Another objective is “smart” agriculture, which will involve raising water productivity, controlling irrigation water consumption and changing farming behavior.

Elouafi said that getting farmers in the Kingdom to stop cultivating wheat took some time as they had become accustomed to heavy government subsidies. In 2015, wheat production was phased out, followed by potatoes a year later and then alfalfa. 

“Farmers were provided everything to the point where they got used to a very good income and a very easy system,” she said.

“Now farmers are being asked to start producing something else, but the income won’t be the same, so it’s very important at this stage that the ministry has a plan and it’s fully understood.”

The agreement envisages preparation of proposals for ministry projects that involve plant production, drought monitoring, development of promising local crop and forestation varieties, and conservation of plant genetic resources.

“We’re also discussing capacity building because the ministry is big and has many entities. Because Saudi Arabia is a large country and has the capacity to meet some of its food requirements internally, what’s required is a better understanding of the country’s natural capabilities in terms of production of the crops it needs, like certain cereals,” Elouafi said.

“The way the authorities are going about it right now is more organized and more holistic.
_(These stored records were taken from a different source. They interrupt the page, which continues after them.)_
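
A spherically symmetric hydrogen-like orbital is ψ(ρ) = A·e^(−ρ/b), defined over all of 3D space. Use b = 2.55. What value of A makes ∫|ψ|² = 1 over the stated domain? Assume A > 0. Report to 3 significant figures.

A ≈ 0.139

The normalization condition is ∫|ψ|² 4πρ² dρ = 1 from 0 to ∞.
The angular integral contributes 4π, leaving ∫₀^∞ ρ²|ψ|² dρ.
Using ∫₀^∞ ρⁿ e^(−αρ) dρ = n!/αⁿ⁺¹, carrying out the integral gives A² · π·b^3.
Setting this equal to 1 gives A² = 1/(π·b^3).
Plugging in b = 2.55 yields A = 0.1386.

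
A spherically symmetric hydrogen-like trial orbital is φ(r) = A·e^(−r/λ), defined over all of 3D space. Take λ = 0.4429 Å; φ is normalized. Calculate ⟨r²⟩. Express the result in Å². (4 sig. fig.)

The expectation value is the |φ|²-weighted average of r^2: ∫ r^2|φ|² 4πr² dr.
Recall ∫₀^∞ r^m e^(−r/β) dr = m!·β^(m+1), evaluating both integrals, ⟨r²⟩ = 3·λ^2.
With λ = 0.4429, ⟨r^2⟩ = 0.58848.

⟨r^2⟩ ≈ 0.5885 Å^2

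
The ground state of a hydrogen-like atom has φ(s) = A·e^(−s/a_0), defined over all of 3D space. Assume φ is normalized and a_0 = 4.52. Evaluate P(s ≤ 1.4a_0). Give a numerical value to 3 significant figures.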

They’re trying to plan it properly.”

Elouafi said that having a better understanding of Saudi Arabia’s water constraints and managing the precious resource is essential.


Although almost the entire country is arid, there is rainfall in the north and along the mountain range to the west, especially in the far southwest, which receives monsoon rains in summer.
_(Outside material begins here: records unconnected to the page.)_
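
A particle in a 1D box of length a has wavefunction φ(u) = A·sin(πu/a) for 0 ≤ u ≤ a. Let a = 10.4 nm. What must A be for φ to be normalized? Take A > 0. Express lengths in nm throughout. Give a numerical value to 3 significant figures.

A ≈ 0.439 nm^(-1/2)

We need A² ∫|f|² du = 1, taking the integral from 0 to a.
The integral (without the A² prefactor) comes out to a/2.
So A² = (a/2)^(−1).
With a = 10.4: A² = 0.1923 and A = 0.4385.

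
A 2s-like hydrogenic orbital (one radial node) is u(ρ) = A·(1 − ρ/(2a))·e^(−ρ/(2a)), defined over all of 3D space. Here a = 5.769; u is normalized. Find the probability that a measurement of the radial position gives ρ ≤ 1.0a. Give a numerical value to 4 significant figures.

With dV = 4πρ²dρ, the probability is ∫|u|² dV over ρ ≤ 1.0a.
A² is fixed by ∫₀^∞ 4πρ²|u|² dρ = 1, i.e. A² = (8·π·a^3)^(−1).
In terms of t = ρ/a (A², 4π and the length scale all cancel between numerator and denominator), P = [∫_{0}^{1.0} t^2·(1 - t/2)^2·e^(-t) dt] / [∫_{0}^{∞} t^2·(1 - t/2)^2·e^(-t) dt].
Using ∫ t^2·(1 - t/2)^2·e^(-t) dt = -(t^4/4 + t^2 + 2·t + 2)·e^(-t), the numerator is 2 - 21·e^(-1)/4 and the denominator is 2.
Taking the ratio yields P = 0.034316.

P ≈ 0.03432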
Sporadic rain may also occur elsewhere. Sometimes it is very heavy, causing serious flooding, including in Riyadh.

“They (the government) are very interested in drought management systems. The Kingdom has a long history of agriculture,” Elouafi said.
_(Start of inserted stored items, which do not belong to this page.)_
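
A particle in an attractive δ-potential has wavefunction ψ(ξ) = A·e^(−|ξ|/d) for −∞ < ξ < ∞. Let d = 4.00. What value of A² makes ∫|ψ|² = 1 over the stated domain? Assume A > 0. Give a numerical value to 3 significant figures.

Require ∫ |ψ|² dξ = 1 over the whole domain.
With ∫₀^∞ ξ^0 e^(−αξ) dξ = 0!/α^1, the integral (without the A² prefactor) comes out to d.
So A² = (d)^(−1).
With d = 4.00: A² = 0.2500 and A = 0.5000.

A^2 ≈ 0.250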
“It has large quantities of water in terms of rainfall, and certain regions have mountainous conditions, which are conducive to agriculture.”

Clearly, preservation of water resources is a priority for the Saudi government. But no less urgent is the task of conversion of green waste to improve soil quality, increase soil productivity and water retention, and reduce demand for irrigation.

The Kingdom is one of at least three Gulf Cooperation Council countries that are taking steps to develop a regulatory framework for the recycling of waste into compost.

Saudi Arabia, the UAE and Oman are respectively aiming to recycle 85 percent, 75 percent and 60 percent of their municipal solid waste over the next decade, according to a report by the Economist Intelligence Unit (EIU) entitled “Global Food Trends to 2030.”

Saudi Arabia and the UAE rank in the bottom quartile of the 34 countries covered by the EIU’s Food Sustainability Index, with low scores for nutrition and food loss and waste. 

The answer, according to many farmers, policymakers and food-industry experts, is a shift toward more sustainable management of each country’s natural resources.